I was reading about pursuer vs. distancer. I went through the list, she met most of the pursuer traits fairly well. I met a couple criteria for distancer, a couple I'm not sure (hard to self-alanyze), some no way. Some of them were swapped between us ironically. Still more self-reflection to do I guess.
Once the kids were gone, I became angry again. We had a great life, I thought we got along fairly well, and she is throwing it away, viscously. How to cope with that anger? Obviously can't fight it. Try to distract it, or just grind through it?

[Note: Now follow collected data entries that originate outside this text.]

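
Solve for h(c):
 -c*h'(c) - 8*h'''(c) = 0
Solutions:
 h(c) = C1 + Integral(C2*airyai(-c/2) + C3*airybi(-c/2), c)


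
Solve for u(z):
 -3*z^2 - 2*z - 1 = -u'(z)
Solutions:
 u(z) = C1 + z^3 + z^2 + z


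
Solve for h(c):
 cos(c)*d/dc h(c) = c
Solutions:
 h(c) = C1 + Integral(c/cos(c), c)


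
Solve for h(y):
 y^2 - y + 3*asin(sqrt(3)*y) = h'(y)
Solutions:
 h(y) = C1 + y^3/3 - y^2/2 + 3*y*asin(sqrt(3)*y) + sqrt(3)*sqrt(1 - 3*y^2)


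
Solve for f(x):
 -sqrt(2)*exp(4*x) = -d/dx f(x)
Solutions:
 f(x) = C1 + sqrt(2)*exp(4*x)/4


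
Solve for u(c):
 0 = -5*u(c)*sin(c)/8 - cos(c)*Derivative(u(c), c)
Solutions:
 u(c) = C1*cos(c)^(5/8)


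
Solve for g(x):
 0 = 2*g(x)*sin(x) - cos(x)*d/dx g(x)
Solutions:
 g(x) = C1/cos(x)^2


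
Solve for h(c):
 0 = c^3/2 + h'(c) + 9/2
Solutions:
 h(c) = C1 - c^4/8 - 9*c/2


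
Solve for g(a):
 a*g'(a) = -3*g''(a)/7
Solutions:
 g(a) = C1 + C2*erf(sqrt(42)*a/6)


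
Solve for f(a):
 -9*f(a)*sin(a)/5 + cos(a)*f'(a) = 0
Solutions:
 f(a) = C1/cos(a)^(9/5)


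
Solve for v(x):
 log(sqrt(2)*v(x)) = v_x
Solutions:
 -2*Integral(1/(2*log(_y) + log(2)), (_y, v(x))) = C1 - x


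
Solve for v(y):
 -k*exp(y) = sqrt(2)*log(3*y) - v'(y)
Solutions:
 v(y) = C1 + k*exp(y) + sqrt(2)*y*log(y) + sqrt(2)*y*(-1 + log(3))


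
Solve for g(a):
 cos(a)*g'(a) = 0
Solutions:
 g(a) = C1


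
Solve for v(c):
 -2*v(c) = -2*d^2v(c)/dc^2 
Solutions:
 v(c) = C1*exp(-c) + C2*exp(c)


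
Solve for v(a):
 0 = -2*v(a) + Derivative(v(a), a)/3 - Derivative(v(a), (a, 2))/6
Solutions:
 v(a) = (C1*sin(sqrt(11)*a) + C2*cos(sqrt(11)*a))*exp(a)


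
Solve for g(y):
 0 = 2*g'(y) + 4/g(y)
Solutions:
 g(y) = -sqrt(C1 - 4*y)
 g(y) = sqrt(C1 - 4*y)


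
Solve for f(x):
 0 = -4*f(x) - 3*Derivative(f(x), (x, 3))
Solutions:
 f(x) = C3*exp(-6^(2/3)*x/3) + (C1*sin(2^(2/3)*3^(1/6)*x/2) + C2*cos(2^(2/3)*3^(1/6)*x/2))*exp(6^(2/3)*x/6)


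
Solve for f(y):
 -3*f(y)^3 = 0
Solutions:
 f(y) = 0


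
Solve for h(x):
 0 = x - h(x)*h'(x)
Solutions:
 h(x) = -sqrt(C1 + x^2)
 h(x) = sqrt(C1 + x^2)


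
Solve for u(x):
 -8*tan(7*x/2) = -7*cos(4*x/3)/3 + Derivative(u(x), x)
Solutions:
 u(x) = C1 + 16*log(cos(7*x/2))/7 + 7*sin(4*x/3)/4


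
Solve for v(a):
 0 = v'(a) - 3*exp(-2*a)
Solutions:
 v(a) = C1 - 3*exp(-2*a)/2


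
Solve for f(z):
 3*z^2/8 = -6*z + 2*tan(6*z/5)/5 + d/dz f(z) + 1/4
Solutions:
 f(z) = C1 + z^3/8 + 3*z^2 - z/4 + log(cos(6*z/5))/3


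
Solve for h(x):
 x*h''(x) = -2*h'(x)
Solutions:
 h(x) = C1 + C2/x


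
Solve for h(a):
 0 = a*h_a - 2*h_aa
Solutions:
 h(a) = C1 + C2*erfi(a/2)


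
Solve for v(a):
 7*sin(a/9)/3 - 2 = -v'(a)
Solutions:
 v(a) = C1 + 2*a + 21*cos(a/9)


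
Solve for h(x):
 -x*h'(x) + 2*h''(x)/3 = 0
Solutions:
 h(x) = C1 + C2*erfi(sqrt(3)*x/2)


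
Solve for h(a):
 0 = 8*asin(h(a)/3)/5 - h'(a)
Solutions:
 Integral(1/asin(_y/3), (_y, h(a))) = C1 + 8*a/5


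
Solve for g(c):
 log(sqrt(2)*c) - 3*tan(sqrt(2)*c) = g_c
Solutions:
 g(c) = C1 + c*log(c) - c + c*log(2)/2 + 3*sqrt(2)*log(cos(sqrt(2)*c))/2


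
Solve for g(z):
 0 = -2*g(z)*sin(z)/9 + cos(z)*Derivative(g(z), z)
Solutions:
 g(z) = C1/cos(z)^(2/9)


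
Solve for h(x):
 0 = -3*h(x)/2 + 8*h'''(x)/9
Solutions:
 h(x) = C3*exp(3*2^(2/3)*x/4) + (C1*sin(3*2^(2/3)*sqrt(3)*x/8) + C2*cos(3*2^(2/3)*sqrt(3)*x/8))*exp(-3*2^(2/3)*x/8)


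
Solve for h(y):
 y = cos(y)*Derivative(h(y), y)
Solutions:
 h(y) = C1 + Integral(y/cos(y), y)


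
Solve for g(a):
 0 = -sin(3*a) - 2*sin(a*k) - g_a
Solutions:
 g(a) = C1 + cos(3*a)/3 + 2*cos(a*k)/k


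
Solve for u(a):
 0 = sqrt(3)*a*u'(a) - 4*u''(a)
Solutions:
 u(a) = C1 + C2*erfi(sqrt(2)*3^(1/4)*a/4)


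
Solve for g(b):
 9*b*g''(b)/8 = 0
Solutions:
 g(b) = C1 + C2*b


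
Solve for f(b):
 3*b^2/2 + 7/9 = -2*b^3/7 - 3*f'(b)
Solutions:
 f(b) = C1 - b^4/42 - b^3/6 - 7*b/27


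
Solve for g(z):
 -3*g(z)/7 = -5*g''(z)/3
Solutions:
 g(z) = C1*exp(-3*sqrt(35)*z/35) + C2*exp(3*sqrt(35)*z/35)


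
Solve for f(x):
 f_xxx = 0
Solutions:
 f(x) = C1 + C2*x + C3*x^2


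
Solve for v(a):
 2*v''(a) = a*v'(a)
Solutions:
 v(a) = C1 + C2*erfi(a/2)


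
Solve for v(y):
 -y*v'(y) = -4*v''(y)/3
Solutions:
 v(y) = C1 + C2*erfi(sqrt(6)*y/4)


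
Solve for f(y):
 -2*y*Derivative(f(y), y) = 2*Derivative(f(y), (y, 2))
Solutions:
 f(y) = C1 + C2*erf(sqrt(2)*y/2)


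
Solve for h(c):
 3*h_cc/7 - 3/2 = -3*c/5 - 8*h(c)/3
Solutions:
 h(c) = C1*sin(2*sqrt(14)*c/3) + C2*cos(2*sqrt(14)*c/3) - 9*c/40 + 9/16


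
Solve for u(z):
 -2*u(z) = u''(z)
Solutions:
 u(z) = C1*sin(sqrt(2)*z) + C2*cos(sqrt(2)*z)


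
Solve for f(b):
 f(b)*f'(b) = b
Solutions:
 f(b) = -sqrt(C1 + b^2)
 f(b) = sqrt(C1 + b^2)


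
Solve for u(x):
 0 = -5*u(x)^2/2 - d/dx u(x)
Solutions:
 u(x) = 2/(C1 + 5*x)


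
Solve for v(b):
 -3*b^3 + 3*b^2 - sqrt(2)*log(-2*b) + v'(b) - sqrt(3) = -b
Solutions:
 v(b) = C1 + 3*b^4/4 - b^3 - b^2/2 + sqrt(2)*b*log(-b) + b*(-sqrt(2) + sqrt(2)*log(2) + sqrt(3))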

Self-talk... I thought again through life with her, living with her depression, her never being happy. The fact that she rarely directly interacted with the kids but I sure did a lot. Her laziness. Her stupidity. Do I focus on what I didn't like about her? Or focus on not focusing on her at all?
And like I posted in bluwave's thread, do I want her to come crawling back only for revenge reasons? So she can become the LBS and feel the pain she caused me? To keep the kids from her for a while so she can see what it is like? Have her come back and be a slave while I go out and GAL for a while?

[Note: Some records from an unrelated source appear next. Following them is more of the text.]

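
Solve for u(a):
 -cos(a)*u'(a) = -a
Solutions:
 u(a) = C1 + Integral(a/cos(a), a)


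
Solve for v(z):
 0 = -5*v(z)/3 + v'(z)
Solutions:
 v(z) = C1*exp(5*z/3)


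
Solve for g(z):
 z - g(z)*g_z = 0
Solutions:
 g(z) = -sqrt(C1 + z^2)
 g(z) = sqrt(C1 + z^2)


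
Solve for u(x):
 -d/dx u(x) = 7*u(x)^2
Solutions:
 u(x) = 1/(C1 + 7*x)


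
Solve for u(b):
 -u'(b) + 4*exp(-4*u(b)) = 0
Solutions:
 u(b) = log(-I*(C1 + 16*b)^(1/4))
 u(b) = log(I*(C1 + 16*b)^(1/4))
 u(b) = log(-(C1 + 16*b)^(1/4))
 u(b) = log(C1 + 16*b)/4


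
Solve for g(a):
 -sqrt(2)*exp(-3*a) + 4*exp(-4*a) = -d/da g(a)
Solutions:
 g(a) = C1 - sqrt(2)*exp(-3*a)/3 + exp(-4*a)


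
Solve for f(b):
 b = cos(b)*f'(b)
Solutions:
 f(b) = C1 + Integral(b/cos(b), b)


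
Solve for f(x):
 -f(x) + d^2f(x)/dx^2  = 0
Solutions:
 f(x) = C1*exp(-x) + C2*exp(x)


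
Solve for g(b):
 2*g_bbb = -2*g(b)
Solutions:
 g(b) = C3*exp(-b) + (C1*sin(sqrt(3)*b/2) + C2*cos(sqrt(3)*b/2))*exp(b/2)


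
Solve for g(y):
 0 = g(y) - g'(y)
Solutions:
 g(y) = C1*exp(y)


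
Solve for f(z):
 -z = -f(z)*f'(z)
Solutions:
 f(z) = -sqrt(C1 + z^2)
 f(z) = sqrt(C1 + z^2)


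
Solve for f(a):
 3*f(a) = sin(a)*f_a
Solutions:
 f(a) = C1*(cos(a) - 1)^(3/2)/(cos(a) + 1)^(3/2)


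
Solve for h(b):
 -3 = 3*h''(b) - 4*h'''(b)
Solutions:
 h(b) = C1 + C2*b + C3*exp(3*b/4) - b^2/2


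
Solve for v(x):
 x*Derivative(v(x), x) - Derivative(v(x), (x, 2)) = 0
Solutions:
 v(x) = C1 + C2*erfi(sqrt(2)*x/2)


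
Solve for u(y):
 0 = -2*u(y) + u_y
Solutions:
 u(y) = C1*exp(2*y)


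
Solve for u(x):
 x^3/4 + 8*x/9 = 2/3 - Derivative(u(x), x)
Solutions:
 u(x) = C1 - x^4/16 - 4*x^2/9 + 2*x/3


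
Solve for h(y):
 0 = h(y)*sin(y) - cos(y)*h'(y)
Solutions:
 h(y) = C1/cos(y)


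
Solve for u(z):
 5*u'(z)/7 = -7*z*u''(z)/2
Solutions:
 u(z) = C1 + C2*z^(39/49)


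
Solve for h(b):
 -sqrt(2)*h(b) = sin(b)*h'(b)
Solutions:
 h(b) = C1*(cos(b) + 1)^(sqrt(2)/2)/(cos(b) - 1)^(sqrt(2)/2)


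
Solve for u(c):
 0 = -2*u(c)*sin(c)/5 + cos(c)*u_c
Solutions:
 u(c) = C1/cos(c)^(2/5)


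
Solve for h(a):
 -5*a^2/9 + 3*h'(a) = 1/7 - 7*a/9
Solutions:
 h(a) = C1 + 5*a^3/81 - 7*a^2/54 + a/21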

Another thing I have yet to find, maybe someone can answer for me... I know every sitch is different, but how often do WAW's or WW's or MLCer's come back?
I have talked to 17 people going through divorce and keeping score:
13 out of 17 are LBS as the other person left for an affair. What is this world coming too? And why is it that everyone I know is the LBS in these? Does it have to do with the class of people I talk to, they are good people who made poor decisions in a spouse?
Out of the 13, 5 came back. Out of the 5, 4 didn't work out and 1 is still piecing almost 4 years after BD with a boomerang.
Out of the 13, I believe 3 are still with OP, might be less, one has only been a year so may still fail.
Out of the 13, 8 or more of the LBS's say their ex is "still screwed up" emotionally many years later, their ex never did find what they were searching for and/or realized how much they screwed up by leaving. This part gives me hope, I hope she ends up miserable without me, and can stew about that for the rest of her life.
The encouraging part, of the 13 LBS's I talked to, 10 did GAL very successfully, 2 are still in the early stages, and the 1 poor soul I mentioned is piecing after 4 years I think I pity the most, he has by far gone through the most heartache. He tried to GAL, stays busy, tried dating but couldn't do it.